The book isn't deep, and there was little in it that related to my memories of leaving home for uni but I loved the book, the way that the girls are slowly trying to sort their lives out before a big change and how two such very different people can be so similar in many ways was wonderfully conveyed.  The characters felt real and their situations always realistic which is an achievement when as an adult you read light fiction aimed at teenagers.

I think that the mixture of sensible length emails interspersed with straight forward narration worked well, too often when reading epistolary fiction I lose interest because in reality very few people would write letters/emails that long every time.

I needed the escapism of something easier to read after a session of longer, complicated books and a big event at work - this fitted the bill completely and was a fun read.  I hope that we hear more from LoCo and EB as they were such strong voices.


Sunday, 3 August 2014

Thought Provoking

The Virgins by Pamela Erens

(book supplied by Bookbridgr.com)

I saw this on the shelf in a bookshop a few months ago and noted it down as one to read over the summer and then when the chance came to review it for Bookbridgr I was really pleased.
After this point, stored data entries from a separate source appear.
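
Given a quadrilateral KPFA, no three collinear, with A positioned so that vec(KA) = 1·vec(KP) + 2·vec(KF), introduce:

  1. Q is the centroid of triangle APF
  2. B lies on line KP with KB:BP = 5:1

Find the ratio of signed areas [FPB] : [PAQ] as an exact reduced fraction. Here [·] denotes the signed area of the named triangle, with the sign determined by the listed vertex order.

Work in coordinates with K = (0, 0), P = (1, 0), F = (0, 1), A = (1, 2).
1. Q is the centroid of triangle APF ⇒ Q = (2/3, 1)
2. B lies on line KP with KB:BP = 5:1 ⇒ B = (5/6, 0)
2·[FPB] = -1/6, 2·[PAQ] = 2/3
[FPB]:[PAQ] = -1/6:2/3 = -1/4

[FPB]:[PAQ] = -1/4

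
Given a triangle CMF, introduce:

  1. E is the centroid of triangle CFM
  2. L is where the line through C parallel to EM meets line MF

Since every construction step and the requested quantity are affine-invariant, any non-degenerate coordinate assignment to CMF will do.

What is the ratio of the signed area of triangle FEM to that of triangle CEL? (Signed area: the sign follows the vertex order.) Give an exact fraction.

Assign C = (0, 0), M = (1, 0), F = (0, 1) — the answer is frame-independent, so this choice is without loss of generality.
1. E is the centroid of triangle CFM ⇒ E = (1/3, 1/3)
2. L is where the line through C parallel to EM meets line MF ⇒ L = (2, -1)
2·[FEM] = 1/3, 2·[CEL] = -1
[FEM]:[CEL] = 1/3:-1 = -1/3

[FEM]:[CEL] = -1/3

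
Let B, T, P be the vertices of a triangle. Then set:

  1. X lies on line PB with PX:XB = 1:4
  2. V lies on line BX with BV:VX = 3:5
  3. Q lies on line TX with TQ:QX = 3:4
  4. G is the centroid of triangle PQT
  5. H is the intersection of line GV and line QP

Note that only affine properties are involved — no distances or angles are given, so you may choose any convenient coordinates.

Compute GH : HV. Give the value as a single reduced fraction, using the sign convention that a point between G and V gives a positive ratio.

Work in coordinates with B = (0, 0), T = (1, 0), P = (0, 1).
1. X lies on line PB with PX:XB = 1:4 ⇒ X = (0, 4/5)
2. V lies on line BX with BV:VX = 3:5 ⇒ V = (0, 3/10)
3. Q lies on line TX with TQ:QX = 3:4 ⇒ Q = (4/7, 12/35)
4. G is the centroid of triangle PQT ⇒ G = (11/21, 47/105)
5. H is the intersection of line GV and line QP ⇒ H = (22/45, 197/450)
H = G + t·(V−G) with t = 1/15, so GH:HV = t:(1−t) = 1/15:14/15

GH:HV = 1/14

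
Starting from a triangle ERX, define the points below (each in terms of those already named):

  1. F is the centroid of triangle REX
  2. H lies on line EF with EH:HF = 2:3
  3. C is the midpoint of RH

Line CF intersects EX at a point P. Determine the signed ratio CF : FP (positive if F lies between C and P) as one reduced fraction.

CF:FP = 7/10

Work in coordinates with E = (0, 0), R = (1, 0), X = (0, 1).
1. F is the centroid of triangle REX ⇒ F = (1/3, 1/3)
2. H lies on line EF with EH:HF = 2:3 ⇒ H = (2/15, 2/15)
3. C is the midpoint of RH ⇒ C = (17/30, 1/15)
line CF meets EX at P = (0, 5/7)
F = C + t·(P−C) with t = 7/17, so CF:FP = 7/17:10/17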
It wasn't an easy read in terms of content and style but I certainly found myself racing through the pages.

Set in an elite and relatively free thinking American boarding school in the late 1970s we follow a few of the students through one academic year, mostly from the view point of the graduating class. Our narrator is truly unreliable although this only comes to light a little while into the book. He however does let us know that a lot of what he is saying is supposition or discovered after the event and so as a reader you are informed of this.

Two of the students develop a passionate relationship and this spirals out of control during the course of the year in many ways and while a lot of reviewers talk of a surprise and shocking ending I did find this signposted throughout by our narrator and enjoyed seeing how skilfully Erens managed to build to the event.

I found the book deeply unsettling, a good reminder of just how far women have come since 1979 - the casual acceptance of sexual assault (although again all from our unreliable and rather nasty narrator) really made an impact on me.

Very much like Stoner last year I enjoyed this book but I can't see myself recommending it to all and sundry - it will make an interesting reading group read for some as there are so many ideas to discuss.